The next year there was a girl across the street whose family was from England, and she spoke with an accent. I was charmed. All these strange expressions. “I couldn’t find it for looking,” and the “boot” and the “bonnet” on the car.
And the imagination of British writers carried me away. No one thought up books like the Hobbit or the Water Babies here in America. British writers, I determined, were better than American writers. I didn’t find anyone in grade school interested in discussing this, however, so I just thought it to myself.
My best friend in the first two years of college was an English girl, my high school chum was a ‘Kiwi’ — a New Zealander — and I loved the British English they spoke. A counselor in high school was British, too, and one day I was complaining and she told me that I had never had it tough, I was spoiled.

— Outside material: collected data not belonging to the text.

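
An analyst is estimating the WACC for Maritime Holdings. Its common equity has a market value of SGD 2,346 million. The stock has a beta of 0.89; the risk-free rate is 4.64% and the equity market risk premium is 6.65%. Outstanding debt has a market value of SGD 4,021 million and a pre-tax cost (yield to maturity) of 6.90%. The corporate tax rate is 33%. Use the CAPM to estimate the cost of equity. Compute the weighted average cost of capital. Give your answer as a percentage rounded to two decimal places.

6.81%

Cost of equity via CAPM: Re = 4.64% + 0.89 × 6.65% = 10.5585%.
Total capital V = 2346 + 4021 = 6367.
Equity: weight = 2346/6367 = 0.3685; cost = 10.5585%.
Debt: weight = 4021/6367 = 0.6315; after-tax cost = 6.9% × (1 − 33%) = 4.6230%.
WACC = 0.3685 × 10.5585% + 0.6315 × 4.6230% = 6.8100%.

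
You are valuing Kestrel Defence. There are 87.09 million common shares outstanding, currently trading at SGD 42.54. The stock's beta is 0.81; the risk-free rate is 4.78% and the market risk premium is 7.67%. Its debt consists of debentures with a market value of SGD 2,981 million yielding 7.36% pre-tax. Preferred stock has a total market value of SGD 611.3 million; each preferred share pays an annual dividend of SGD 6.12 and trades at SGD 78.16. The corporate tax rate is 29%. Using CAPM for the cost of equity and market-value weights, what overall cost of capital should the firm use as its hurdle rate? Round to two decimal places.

Cost of equity via CAPM: Re = 4.78% + 0.81 × 7.67% = 10.9927%.
Cost of preferred: Rp = 6.12 / 78.16 = 7.8301%.
Market value of equity E = 42.54 × 87.09m = 3704.8086m.
Total capital V = 3704.8086 + 611.3 + 2981 = 7297.1086.
Equity: weight = 3704.8086/7297.1086 = 0.5077; cost = 10.9927%.
Preferred: weight = 611.3/7297.1086 = 0.0838; cost = 7.8301%.
Debentures: weight = 2981/7297.1086 = 0.4085; after-tax cost = 7.36% × (1 − 29%) = 5.2256%.
WACC = 0.5077 × 10.9927% + 0.0838 × 7.8301% + 0.4085 × 5.2256% = 8.3718%.

8.37%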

“What would you say was having it tough?” I asked.
“When the Blitz happened in World War II, we thought the Germans were coming ashore, and we women stood ready to defend our homes and our island with pitchforks and axes,” she told me.
I started laughing hysterically. I couldn’t picture the counselor, who by then was 50 something, I suppose, with red-dyed hair, waiting to pitchfork a German soldier to death as he tried to break into the family home.
She was, I suppose justifiably, disgusted by my response. “Well,” she said, “I won’t talk of matters like this to you anymore until you’re older and can behave more maturely.”
Well, she put me in my place, and now I can’t forget the story. Just one more example of superlative British storytelling.
My preference for British writing continued until I became an English major in college. And it was here, confronted with Twain and with Eliot and Pound, and Hemingway and Fitzgerald, that I began to see the unique greatness of American writers. And at the most “literary” level, the British writing lost some of its appeal for me. Surely, I loved Coleridge and Keats, Yeats and Tennyson, but British Victorian essayists — the thrill was gone. Dickens was impenetrable; Jane Austin ? Not for me.
And so it stood, until I picked up Agatha Christie. I had always had a weakness for murder mysteries, but at Christie’s tale telling and her prolificity, I stook amazed. And while there was nothing truly difficult about her writing, that play with language, the creative flair with the turn of the words was there. I read five, ten of the novels … “this is scandalous!” I thought to myself. “You’re reading … serial literature!”
Be that as it may, I am still reading. I think I’ve read about 20 of them now. And as a result, I am back in England, that mythical country of my youth, where those intriguing people with their accents and their woolen clothes and their forests and fields and cities are still having magical adventures. English literature, it’s a treasure, and that’s all there is to say.